Se a Igreja não pode intervir, é porque neste ponto intervém o amor originário de Deus. Ele opera na ordenação dos presbíteros, de modo que a Igreja tenha sempre, em cada situação da história, a presença visível e eficaz de Jesus Cristo «como fonte principal da graça» (Francisco, Evangelii gaudium, n. 104). A Igreja, consciente de não poder mudar essa tradição por obediência ao Senhor, esforça-se em aprofundar o seu significado, uma vez que o desejo de Jesus Cristo, que é o Logos, nunca é privado de sentido.

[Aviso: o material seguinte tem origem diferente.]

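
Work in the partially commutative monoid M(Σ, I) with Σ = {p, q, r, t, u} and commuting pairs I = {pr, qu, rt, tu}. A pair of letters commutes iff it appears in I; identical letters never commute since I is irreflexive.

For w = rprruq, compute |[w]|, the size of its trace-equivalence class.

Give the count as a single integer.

drop 0:r onto floor
drop 1:p onto floor
drop 2:r onto {0:r}
drop 3:r onto {2:r}
drop 4:u onto {1:p, 3:r}
drop 5:q onto {1:p, 3:r}
ground layer = {0:r, 1:p}
drop-orders for the pieces not yet dropped (sum over which currently-grounded one goes next):
  1 to go: {4} 1  {5} 1
  2 to go: {4,5} 2
  3 to go: {1,4,5} 2  {3,4,5} 2
  4 to go: {1,3,4,5} 4  {2,3,4,5} 2
  if 0:r drops first: 6 orders
  if 1:p drops first: 2 orders
heap linearizations: 8

8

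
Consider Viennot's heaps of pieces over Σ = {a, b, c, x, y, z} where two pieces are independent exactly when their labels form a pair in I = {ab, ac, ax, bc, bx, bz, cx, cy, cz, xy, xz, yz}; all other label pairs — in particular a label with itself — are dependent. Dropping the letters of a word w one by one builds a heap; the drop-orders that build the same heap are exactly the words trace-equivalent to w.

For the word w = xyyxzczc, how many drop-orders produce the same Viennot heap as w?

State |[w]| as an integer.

2520

piece 0:x — minimal
piece 1:y — minimal
piece 2:y rests on {1:y}
piece 3:x rests on {0:x}
piece 4:z — minimal
piece 5:c — minimal
piece 6:z rests on {4:z}
piece 7:c rests on {5:c}
minimal pieces: {0:x, 1:y, 4:z, 5:c}
ways to finish when only these pieces remain (= sum over removing one remaining piece with nothing left below it):
  1 left: {2}→1  {3}→1  {6}→1  {7}→1
  2 left: {0,3}→1  {1,2}→1  {2,3}→2  {2,6}→2  {2,7}→2  {3,6}→2  {3,7}→2  {4,6}→1  {5,7}→1  {6,7}→2
  3 left: {0,2,3}→3  {0,3,6}→3  {0,3,7}→3  {1,2,3}→3  {1,2,6}→3  {1,2,7}→3  {2,3,6}→6  {2,3,7}→6  {2,4,6}→3  {2,5,7}→3  {2,6,7}→6  {3,4,6}→3  {3,5,7}→3  {3,6,7}→6  {4,6,7}→3  {5,6,7}→3
  4 left: {0,1,2,3}→6  {0,2,3,6}→12  {0,2,3,7}→12  {0,3,4,6}→6  {0,3,5,7}→6  {0,3,6,7}→12  {1,2,3,6}→12  {1,2,3,7}→12  {1,2,4,6}→6  {1,2,5,7}→6  {1,2,6,7}→12  {2,3,4,6}→12  {2,3,5,7}→12  {2,3,6,7}→24  {2,4,6,7}→12  {2,5,6,7}→12  {3,4,6,7}→12  {3,5,6,7}→12  {4,5,6,7}→6
  5 left: {0,1,2,3,6}→30  {0,1,2,3,7}→30  {0,2,3,4,6}→30  {0,2,3,5,7}→30  {0,2,3,6,7}→60  {0,3,4,6,7}→30  {0,3,5,6,7}→30  {1,2,3,4,6}→30  {1,2,3,5,7}→30  {1,2,3,6,7}→60  {1,2,4,6,7}→30  {1,2,5,6,7}→30  {2,3,4,6,7}→60  {2,3,5,6,7}→60  {2,4,5,6,7}→30  {3,4,5,6,7}→30
  6 left: {0,1,2,3,4,6}→90  {0,1,2,3,5,7}→90  {0,1,2,3,6,7}→180  {0,2,3,4,6,7}→180  {0,2,3,5,6,7}→180  {0,3,4,5,6,7}→90  {1,2,3,4,6,7}→180  {1,2,3,5,6,7}→180  {1,2,4,5,6,7}→90  {2,3,4,5,6,7}→180
  placing 0:x first → 630 extensions
  placing 1:y first → 630 extensions
  placing 4:z first → 630 extensions
  placing 5:c first → 630 extensions
total linear extensions = 2520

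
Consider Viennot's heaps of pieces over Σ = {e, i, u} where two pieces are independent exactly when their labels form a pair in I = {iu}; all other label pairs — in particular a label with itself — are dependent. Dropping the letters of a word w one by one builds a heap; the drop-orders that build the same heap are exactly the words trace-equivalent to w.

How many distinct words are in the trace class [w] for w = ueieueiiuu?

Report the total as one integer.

6

drop 0:u onto floor
drop 1:e onto {0:u}
drop 2:i onto {1:e}
drop 3:e onto {2:i}
drop 4:u onto {3:e}
drop 5:e onto {4:u}
drop 6:i onto {5:e}
drop 7:i onto {6:i}
drop 8:u onto {5:e}
drop 9:u onto {8:u}
ground layer = {0:u}
drop-orders for the pieces not yet dropped (sum over which currently-grounded one goes next):
  1 to go: {7} 1  {9} 1
  2 to go: {6,7} 1  {7,9} 2  {8,9} 1
  3 to go: {6,7,9} 3  {7,8,9} 3
  4 to go: {6,7,8,9} 6
  5 to go: {5,6,7,8,9} 6
  6 to go: {4,5,6,7,8,9} 6
  7 to go: {3,4,5,6,7,8,9} 6
  8 to go: {2,3,4,5,6,7,8,9} 6
  if 0:u drops first: 6 orders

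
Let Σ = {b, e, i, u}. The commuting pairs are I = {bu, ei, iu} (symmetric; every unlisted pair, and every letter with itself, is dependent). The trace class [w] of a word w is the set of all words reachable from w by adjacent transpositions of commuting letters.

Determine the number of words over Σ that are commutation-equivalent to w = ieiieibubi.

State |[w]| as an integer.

0(i) covers ∅
1(e) covers ∅
2(i) covers 0:i
3(i) covers 2:i
4(e) covers 1:e
5(i) covers 3:i
6(b) covers 4:e, 5:i
7(u) covers 4:e
8(b) covers 6:b
9(i) covers 8:b
floor of heap: 0:i, 1:e
completions by unplaced set U, small U first (add the entries for U minus each lowest piece of U):
  |U|=1: {7}:1  {9}:1
  |U|=2: {7,9}:2  {8,9}:1
  |U|=3: {6,8,9}:1  {7,8,9}:3
  |U|=4: {5,6,8,9}:1  {6,7,8,9}:4
  |U|=5: {3,5,6,8,9}:1  {4,6,7,8,9}:4  {5,6,7,8,9}:5
  |U|=6: {1,4,6,7,8,9}:4  {2,3,5,6,8,9}:1  {3,5,6,7,8,9}:6  {4,5,6,7,8,9}:9
  |U|=7: {0,2,3,5,6,8,9}:1  {1,4,5,6,7,8,9}:13  {2,3,5,6,7,8,9}:7  {3,4,5,6,7,8,9}:15
  |U|=8: {0,2,3,5,6,7,8,9}:8  {1,3,4,5,6,7,8,9}:28  {2,3,4,5,6,7,8,9}:22
  start at 0(i): 50
  start at 1(e): 30
sum over floor = 80

80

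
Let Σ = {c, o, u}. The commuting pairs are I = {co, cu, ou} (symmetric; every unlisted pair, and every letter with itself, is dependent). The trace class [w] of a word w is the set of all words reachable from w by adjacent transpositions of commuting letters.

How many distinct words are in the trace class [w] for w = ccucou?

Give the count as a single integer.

60

0(c) covers ∅
1(c) covers 0:c
2(u) covers ∅
3(c) covers 1:c
4(o) covers ∅
5(u) covers 2:u
floor of heap: 0:c, 2:u, 4:o
completions by unplaced set U, small U first (add the entries for U minus each lowest piece of U):
  |U|=1: {3}:1  {4}:1  {5}:1
  |U|=2: {1,3}:1  {2,5}:1  {3,4}:2  {3,5}:2  {4,5}:2
  |U|=3: {0,1,3}:1  {1,3,4}:3  {1,3,5}:3  {2,3,5}:3  {2,4,5}:3  {3,4,5}:6
  |U|=4: {0,1,3,4}:4  {0,1,3,5}:4  {1,2,3,5}:6  {1,3,4,5}:12  {2,3,4,5}:12
  start at 0(c): 30
  start at 2(u): 20
  start at 4(o): 10
sum over floor = 60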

O sacerdote, de fato, age na pessoa de Cristo, esposo da Igreja, e o seu ser homem é um elemento indispensável desta representação sacramental (cf. Congregação para a Doutrina da Fé, Inter insigniores, n. 5).
Em segundo lugar, as dúvidas levantadas sobre a definitividade da Carta Apostólica Ordinatio sacerdotalis também têm graves consequências no modo de compreender o Magistério da Igreja. É importante reiterar que a infalibilidade não diz respeito somente aos pronunciamentos solenes de um Concílio ou do Sumo Pontífice quando pronuncia-se ex cathedra, mas também o ensinamento ordinário e universal dos bispos espalhados pelo mundo quando propõem, em comunhão entre si e com o Papa, a doutrina católica a ser considerada definitiva.
Por outro lado, ninguém negará que o Magistério possa expressar-se infalivelmente sobre as verdades que são necessariamente relacionadas com o dado formalmente revelado, pois somente assim ele pode exercer sua função de guardar santamente e expor fielmente o depósito da fé.
III - A VERDADE
Neste tempo, em que a Igreja é chamada a responder aos muitos desafios da nossa cultura, é essencial que ela permaneça em Jesus, assim como os ramos na videira. É por isso que o Mestre nos convida a garantir que as suas palavras permaneçam em nós: «se guardardes os meus mandamentos, permanecereis no meu amor» (Jo 15,10). Somente a fidelidade às palavras de Cristo, que não passarão, assegura o nosso enraizamento nele e em seu amor. Somente a acolhida de seu sábio desígnio, que toma forma nos sacramentos, revigora as raízes da Igreja, a fim de produzir frutos de vida eterna.